More thoughts on driving in Romania
Romania has an (I presume, unofficial) system of roadside whores. You’ll be driving on a major-ish road at any time of the day and at a petrol station or a lay-by in the middle of nowhere, there’ll be one or two women standing waiting for a ride, so to speak. It’s a bit like the Happy Eater or Little Chef chains in the UK, only for cheap and rough sex rather than cheap and rough food. Unhappy Shagger perhaps. Joking aside, when you’re driving round in the depths of winter and it’s below zero outside, it really brings home to you the misery of this particular occupation. They stand there stamping their feet against the cold, wrapped up to the point of shapelessness (thank god they are not forced to go for the full on beminiskirted outfit), and waiting, presumably, for some fat bastard truck driver to stop for them.

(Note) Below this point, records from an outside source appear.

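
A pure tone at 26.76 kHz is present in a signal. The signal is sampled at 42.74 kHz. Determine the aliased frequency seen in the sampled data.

15.98 kHz

26.76 kHz > fs/2 = 21.37 kHz, folds to fs − 26.76 kHz = 15.98 kHz.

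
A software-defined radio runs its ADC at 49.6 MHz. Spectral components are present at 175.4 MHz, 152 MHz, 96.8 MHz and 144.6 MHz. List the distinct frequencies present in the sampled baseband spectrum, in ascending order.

fs/2 = 24.8 MHz.
175.4 MHz mod fs = 26.6 MHz.
26.6 MHz > fs/2 = 24.8 MHz, folds to fs − 26.6 MHz = 23 MHz.
152 MHz mod fs = 3.2 MHz.
3.2 MHz ≤ fs/2 = 24.8 MHz, appears at 3.2 MHz.
96.8 MHz mod fs = 47.2 MHz.
47.2 MHz > fs/2 = 24.8 MHz, folds to fs − 47.2 MHz = 2.4 MHz.
144.6 MHz mod fs = 45.4 MHz.
45.4 MHz > fs/2 = 24.8 MHz, folds to fs − 45.4 MHz = 4.2 MHz.
Distinct values: {2.4 MHz, 3.2 MHz, 4.2 MHz, 23 MHz}.

2.4 MHz, 3.2 MHz, 4.2 MHz, 23 MHz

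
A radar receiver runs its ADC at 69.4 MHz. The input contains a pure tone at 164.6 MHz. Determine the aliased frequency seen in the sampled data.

25.8 MHz

164.6 MHz mod fs = 25.8 MHz.
25.8 MHz ≤ fs/2 = 34.7 MHz, appears at 25.8 MHz.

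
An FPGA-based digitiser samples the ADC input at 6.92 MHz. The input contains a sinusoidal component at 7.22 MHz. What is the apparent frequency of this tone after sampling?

0.3 MHz

7.22 MHz mod fs = 0.3 MHz.
0.3 MHz ≤ fs/2 = 3.46 MHz, appears at 0.3 MHz.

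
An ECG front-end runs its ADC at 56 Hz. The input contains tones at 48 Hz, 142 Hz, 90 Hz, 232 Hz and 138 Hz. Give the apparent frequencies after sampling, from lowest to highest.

fs/2 = 28 Hz.
48 Hz > fs/2 = 28 Hz, folds to fs − 48 Hz = 8 Hz.
142 Hz mod fs = 30 Hz.
30 Hz > fs/2 = 28 Hz, folds to fs − 30 Hz = 26 Hz.
90 Hz mod fs = 34 Hz.
34 Hz > fs/2 = 28 Hz, folds to fs − 34 Hz = 22 Hz.
232 Hz mod fs = 8 Hz.
8 Hz ≤ fs/2 = 28 Hz, appears at 8 Hz.
138 Hz mod fs = 26 Hz.
26 Hz ≤ fs/2 = 28 Hz, appears at 26 Hz.
Distinct values: {8 Hz, 22 Hz, 26 Hz}.

8 Hz, 22 Hz, 26 Hz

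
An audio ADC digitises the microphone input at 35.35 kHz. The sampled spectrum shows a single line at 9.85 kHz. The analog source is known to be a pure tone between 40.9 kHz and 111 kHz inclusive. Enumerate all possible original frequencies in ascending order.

45.2 kHz, 60.85 kHz, 80.55 kHz, 96.2 kHz

Frequencies that alias to 9.85 kHz are k·fs ± 9.85 kHz for integer k ≥ 0.
k=0: 9.85 kHz.
k=1: 25.5 kHz, 45.2 kHz.
k=2: 60.85 kHz, 80.55 kHz.
k=3: 96.2 kHz, 115.9 kHz.
k=4: 131.55 kHz, 151.25 kHz.
Within [40.9 kHz, 111 kHz]: 45.2 kHz, 60.85 kHz, 80.55 kHz, 96.2 kHz.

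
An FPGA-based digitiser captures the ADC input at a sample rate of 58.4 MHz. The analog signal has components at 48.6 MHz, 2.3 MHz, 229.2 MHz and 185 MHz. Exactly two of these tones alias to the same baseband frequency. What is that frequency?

fs/2 = 29.2 MHz.
48.6 MHz > fs/2 = 29.2 MHz, folds to fs − 48.6 MHz = 9.8 MHz.
2.3 MHz ≤ fs/2 = 29.2 MHz, passes unchanged.
229.2 MHz mod fs = 54 MHz.
54 MHz > fs/2 = 29.2 MHz, folds to fs − 54 MHz = 4.4 MHz.
185 MHz mod fs = 9.8 MHz.
9.8 MHz ≤ fs/2 = 29.2 MHz, appears at 9.8 MHz.
48.6 MHz and 185 MHz both map to 9.8 MHz.

9.8 MHz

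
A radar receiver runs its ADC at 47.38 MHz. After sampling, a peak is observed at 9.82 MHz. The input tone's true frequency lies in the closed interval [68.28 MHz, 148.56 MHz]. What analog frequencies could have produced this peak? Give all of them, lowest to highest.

84.94 MHz, 104.58 MHz, 132.32 MHz

Frequencies that alias to 9.82 MHz are k·fs ± 9.82 MHz for integer k ≥ 0.
k=0: 9.82 MHz.
k=1: 37.56 MHz, 57.2 MHz.
k=2: 84.94 MHz, 104.58 MHz.
k=3: 132.32 MHz, 151.96 MHz.
k=4: 179.7 MHz, 199.34 MHz.
Within [68.28 MHz, 148.56 MHz]: 84.94 MHz, 104.58 MHz, 132.32 MHz.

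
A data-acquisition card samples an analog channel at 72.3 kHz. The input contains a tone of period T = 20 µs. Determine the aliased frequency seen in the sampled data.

T = 20 µs → f = 1/T = 50 kHz.
50 kHz > fs/2 = 36.15 kHz, folds to fs − 50 kHz = 22.3 kHz.

22.3 kHz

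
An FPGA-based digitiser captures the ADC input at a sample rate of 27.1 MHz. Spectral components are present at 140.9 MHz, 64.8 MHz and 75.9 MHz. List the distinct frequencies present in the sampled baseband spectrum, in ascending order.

fs/2 = 13.55 MHz.
140.9 MHz mod fs = 5.4 MHz.
5.4 MHz ≤ fs/2 = 13.55 MHz, appears at 5.4 MHz.
64.8 MHz mod fs = 10.6 MHz.
10.6 MHz ≤ fs/2 = 13.55 MHz, appears at 10.6 MHz.
75.9 MHz mod fs = 21.7 MHz.
21.7 MHz > fs/2 = 13.55 MHz, folds to fs − 21.7 MHz = 5.4 MHz.
Distinct values: {5.4 MHz, 10.6 MHz}.

5.4 MHz, 10.6 MHz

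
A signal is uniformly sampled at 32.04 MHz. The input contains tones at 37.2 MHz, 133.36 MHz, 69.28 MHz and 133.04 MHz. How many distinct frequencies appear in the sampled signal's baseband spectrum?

3

fs/2 = 16.02 MHz.
37.2 MHz mod fs = 5.16 MHz.
5.16 MHz ≤ fs/2 = 16.02 MHz, appears at 5.16 MHz.
133.36 MHz mod fs = 5.2 MHz.
5.2 MHz ≤ fs/2 = 16.02 MHz, appears at 5.2 MHz.
69.28 MHz mod fs = 5.2 MHz.
5.2 MHz ≤ fs/2 = 16.02 MHz, appears at 5.2 MHz.
133.04 MHz mod fs = 4.88 MHz.
4.88 MHz ≤ fs/2 = 16.02 MHz, appears at 4.88 MHz.
Distinct values: {4.88 MHz, 5.16 MHz, 5.2 MHz} → 3.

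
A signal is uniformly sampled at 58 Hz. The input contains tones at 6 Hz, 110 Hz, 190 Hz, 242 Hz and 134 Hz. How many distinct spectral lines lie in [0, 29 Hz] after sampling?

fs/2 = 29 Hz.
6 Hz ≤ fs/2 = 29 Hz, passes unchanged.
110 Hz mod fs = 52 Hz.
52 Hz > fs/2 = 29 Hz, folds to fs − 52 Hz = 6 Hz.
190 Hz mod fs = 16 Hz.
16 Hz ≤ fs/2 = 29 Hz, appears at 16 Hz.
242 Hz mod fs = 10 Hz.
10 Hz ≤ fs/2 = 29 Hz, appears at 10 Hz.
134 Hz mod fs = 18 Hz.
18 Hz ≤ fs/2 = 29 Hz, appears at 18 Hz.
Distinct values: {6 Hz, 10 Hz, 16 Hz, 18 Hz} → 4.

4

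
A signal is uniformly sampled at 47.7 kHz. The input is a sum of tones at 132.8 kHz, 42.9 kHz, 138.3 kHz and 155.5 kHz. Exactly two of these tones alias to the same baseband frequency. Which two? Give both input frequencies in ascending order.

42.9 kHz, 138.3 kHz

fs/2 = 23.85 kHz.
132.8 kHz mod fs = 37.4 kHz.
37.4 kHz > fs/2 = 23.85 kHz, folds to fs − 37.4 kHz = 10.3 kHz.
42.9 kHz > fs/2 = 23.85 kHz, folds to fs − 42.9 kHz = 4.8 kHz.
138.3 kHz mod fs = 42.9 kHz.
42.9 kHz > fs/2 = 23.85 kHz, folds to fs − 42.9 kHz = 4.8 kHz.
155.5 kHz mod fs = 12.4 kHz.
12.4 kHz ≤ fs/2 = 23.85 kHz, appears at 12.4 kHz.
42.9 kHz and 138.3 kHz both map to 4.8 kHz.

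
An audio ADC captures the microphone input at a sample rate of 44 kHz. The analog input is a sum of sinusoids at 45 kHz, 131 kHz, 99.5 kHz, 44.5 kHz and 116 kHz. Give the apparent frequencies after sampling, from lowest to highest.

fs/2 = 22 kHz.
45 kHz mod fs = 1 kHz.
1 kHz ≤ fs/2 = 22 kHz, appears at 1 kHz.
131 kHz mod fs = 43 kHz.
43 kHz > fs/2 = 22 kHz, folds to fs − 43 kHz = 1 kHz.
99.5 kHz mod fs = 11.5 kHz.
11.5 kHz ≤ fs/2 = 22 kHz, appears at 11.5 kHz.
44.5 kHz mod fs = 0.5 kHz.
0.5 kHz ≤ fs/2 = 22 kHz, appears at 0.5 kHz.
116 kHz mod fs = 28 kHz.
28 kHz > fs/2 = 22 kHz, folds to fs − 28 kHz = 16 kHz.
Distinct values: {0.5 kHz, 1 kHz, 11.5 kHz, 16 kHz}.

0.5 kHz, 1 kHz, 11.5 kHz, 16 kHz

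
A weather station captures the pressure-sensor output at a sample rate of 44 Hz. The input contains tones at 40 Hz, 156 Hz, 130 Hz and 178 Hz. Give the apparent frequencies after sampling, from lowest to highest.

fs/2 = 22 Hz.
40 Hz > fs/2 = 22 Hz, folds to fs − 40 Hz = 4 Hz.
156 Hz mod fs = 24 Hz.
24 Hz > fs/2 = 22 Hz, folds to fs − 24 Hz = 20 Hz.
130 Hz mod fs = 42 Hz.
42 Hz > fs/2 = 22 Hz, folds to fs − 42 Hz = 2 Hz.
178 Hz mod fs = 2 Hz.
2 Hz ≤ fs/2 = 22 Hz, appears at 2 Hz.
Distinct values: {2 Hz, 4 Hz, 20 Hz}.

2 Hz, 4 Hz, 20 Hz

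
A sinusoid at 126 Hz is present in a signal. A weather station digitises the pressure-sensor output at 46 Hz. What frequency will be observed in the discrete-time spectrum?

12 Hz

126 Hz mod fs = 34 Hz.
34 Hz > fs/2 = 23 Hz, folds to fs − 34 Hz = 12 Hz.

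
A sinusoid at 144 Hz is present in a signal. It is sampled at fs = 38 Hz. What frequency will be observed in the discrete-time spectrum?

8 Hz

144 Hz mod fs = 30 Hz.
30 Hz > fs/2 = 19 Hz, folds to fs − 30 Hz = 8 Hz.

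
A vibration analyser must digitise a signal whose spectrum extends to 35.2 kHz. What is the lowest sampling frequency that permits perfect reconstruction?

Nyquist rate = 2 × 35.2 kHz = 70.4 kHz.

70.4 kHz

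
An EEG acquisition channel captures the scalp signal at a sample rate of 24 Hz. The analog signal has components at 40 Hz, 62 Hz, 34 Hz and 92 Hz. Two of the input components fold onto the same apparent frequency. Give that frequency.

fs/2 = 12 Hz.
40 Hz mod fs = 16 Hz.
16 Hz > fs/2 = 12 Hz, folds to fs − 16 Hz = 8 Hz.
62 Hz mod fs = 14 Hz.
14 Hz > fs/2 = 12 Hz, folds to fs − 14 Hz = 10 Hz.
34 Hz mod fs = 10 Hz.
10 Hz ≤ fs/2 = 12 Hz, appears at 10 Hz.
92 Hz mod fs = 20 Hz.
20 Hz > fs/2 = 12 Hz, folds to fs − 20 Hz = 4 Hz.
34 Hz and 62 Hz both map to 10 Hz.

10 Hz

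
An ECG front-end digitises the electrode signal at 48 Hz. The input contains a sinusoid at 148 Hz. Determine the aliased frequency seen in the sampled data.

4 Hz

148 Hz mod fs = 4 Hz.
4 Hz ≤ fs/2 = 24 Hz, appears at 4 Hz.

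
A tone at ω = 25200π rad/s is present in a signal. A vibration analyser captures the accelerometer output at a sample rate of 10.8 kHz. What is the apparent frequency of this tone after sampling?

ω = 25200π rad/s → f = ω/(2π) = 12600 Hz = 12.6 kHz.
12.6 kHz mod fs = 1.8 kHz.
1.8 kHz ≤ fs/2 = 5.4 kHz, appears at 1.8 kHz.

1.8 kHz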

When you cross the border into Romania by car, you see this informative little sign telling the unwary foreign driver of the speed limits that he or she should obey in the country. There’s a picture of a town with the number 50, a picture of a town with a line through it accompanied by a 90, and the universally recognised symbol of the motorway with a 120 next to it. All well and good you might think. Except that this is in fact a cunning ruse to make you think that there are motorways in Romania. There aren’t. Well, there is one. It runs from Bucharest to Pitesti. I have a friend from Pitesti, so I can’t badmouth the place, and besides, I’ve never been there, but it’s not exactly one of Romania’s major cities. It’s neither big nor does it feature prominently in tourist guide books. Having the only motorway run to it is akin to having the only motorway in England run from London to Swindon or something similar.
Because Romania is scheduled to join the EU in 2007, and also lined up to join the 21st Century in about 2012, they have decided to build some motorways. The first of these is due to be built from Bors (on the Hungarian border a fair way north of where we crossed) to Brasov. This will provide much greater and quicker access to all of Transylvania. However, there is one decided oddity about this project. As this road construction is part of Romania becoming part of Europe, the EU will fund 75% of the costs, provided they use a European contractor. But, instead, the government (or the previous government to be exact) signed a deal with Bechtel, an American company. Now, I do have a sense of how Bechtel operate, and reading between the lines it seems they set up shell companies which enable them to participate fully in any backhanders and bribes that may be needed to make things happen. So, my guess (and I stress it is a guess only and not even so much as an allegation) is that Bechtel and members of the previous government have stitched up some deal whereby they all get nice brown envelopes in exchange for the contract. The only victims are the Romanian taxpayers, and any foreign aid that may be used to help finance the deal - possibly from the US government who are closely linked to Bechtel, and who are not averse to channelling US taxpayer money to corporations affiliated with the Texan money mafia, as an alternative to the Swiss bank accounts normally favoured by corrupt fascist dictators (see the great Iraq Money Laundering Scheme, for the best example.) But as I say, before anyone shows up to kneecap me, I am merely speculating what might have happened rather than making any concrete allegations. OK?
And on that conspiracy theory, I will sign off. Those looking for me will find me helping to prop up a motorway bridge outside Cluj.